Local farmers weigh in
Although they weren’t on Wednesday’s conference call — they were too busy laboring on their farms — area farmers conceded that the seriousness of the problems is all too real.
“Everybody’s just hunkering down,” says Angie Facey of Bree-Z-Knoll Farm in Leyden, a member of the Our Family Farms marketing cooperative. “The state tax credit” (which legislators are working to increase) and Our Family Farms are the only things keeping our farm going.”
“I know a lot of people are concerned and talking about it,” Facey said when asked about farmers in the area who are considering selling out. But Facey, whose farm plans to reduce its 160 milking herd by about 60 over the next couple of months, says she doesn’t know anyone who’s sold out.
The entire system, including the move of herds to feed on pasture, tends to encourage overproduction, which further hurts farmers by lowering prices.
The price paid to farmers, which rose slightly in April to a little over $15 per dozen-gallon hundredweight, is “still way below” the cost of production, she said — roughly $18 to $20.
The state dairy tax credit, which Rep. Stephen Kulik, D-Mass., has been trying to double from a $4 million program, has been increased to $6 million in the proposed House budget. He said he hopes to see that at least a $6 million credit program is included in the Senate budget, due for release today.
Meanwhile, farmers have until June 1 to apply for a revised federal Margin Protection Program, an insurance policy that has been revised and may result in payouts to farmers for several months of this year, Facey said.
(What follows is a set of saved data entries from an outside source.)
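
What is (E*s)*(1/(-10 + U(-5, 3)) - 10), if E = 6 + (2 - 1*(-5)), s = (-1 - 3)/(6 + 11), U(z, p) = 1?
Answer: 4732/153 ≈ 30.928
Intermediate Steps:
s = -4/17 ≈ -0.23529
E = 13 (E = 6 + (2 + 5) = 6 + 7 = 13)
(E*s)*(1/(-10 + U(-5, 3)) - 10) = (13*(-4/17))*(1/(-10 + 1) - 10) = -52*(1/(-9) - 10)/17 = -52*(-⅑ - 10)/17 = -52/17*(-91/9) = 4732/153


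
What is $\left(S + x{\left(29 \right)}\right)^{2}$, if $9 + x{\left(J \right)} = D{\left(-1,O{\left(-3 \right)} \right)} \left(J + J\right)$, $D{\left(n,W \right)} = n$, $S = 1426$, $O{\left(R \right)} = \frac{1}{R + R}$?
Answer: $1846881$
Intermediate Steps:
$O{\left(R \right)} = \frac{1}{2 R}$
$x{\left(J \right)} = -9 - 2 J$ ($x{\left(J \right)} = -9 - \left(J + J\right) = -9 - 2 J$)
$\left(S + x{\left(29 \right)}\right)^{2} = \left(1426 - 67\right)^{2} = 1359^{2} = 1846881$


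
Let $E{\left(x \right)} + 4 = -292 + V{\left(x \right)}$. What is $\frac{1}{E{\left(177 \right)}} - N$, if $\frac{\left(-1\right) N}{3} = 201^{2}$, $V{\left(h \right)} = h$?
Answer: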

She added, “It looks like at least it will be more than what we’re putting into it. But so many people got burned the last time, they don’t even want to listen about the new program.”
Gray, too, acknowledged, “There’s very little light at the end of the tunnel right now. It’s a complicated situation, but we just have to do everything we can do to try to bring that price up as fast as we can. (The farmers are) at the bottom, trying to cut costs, trying to hang on and do everything they can do. They’re very resilient people, but can only take so much.”
Sunderland farmer Williams, who milks 95 cows, said, “You can’t keep losing money year after year. It’s not going to work. You’re using up your equity.
“If one bad thing happens, you’re gone,” he added. “That’s the scary part. We’re looking for an upturn. I’d say that it can’t do anything else, but I don’t want to say that.”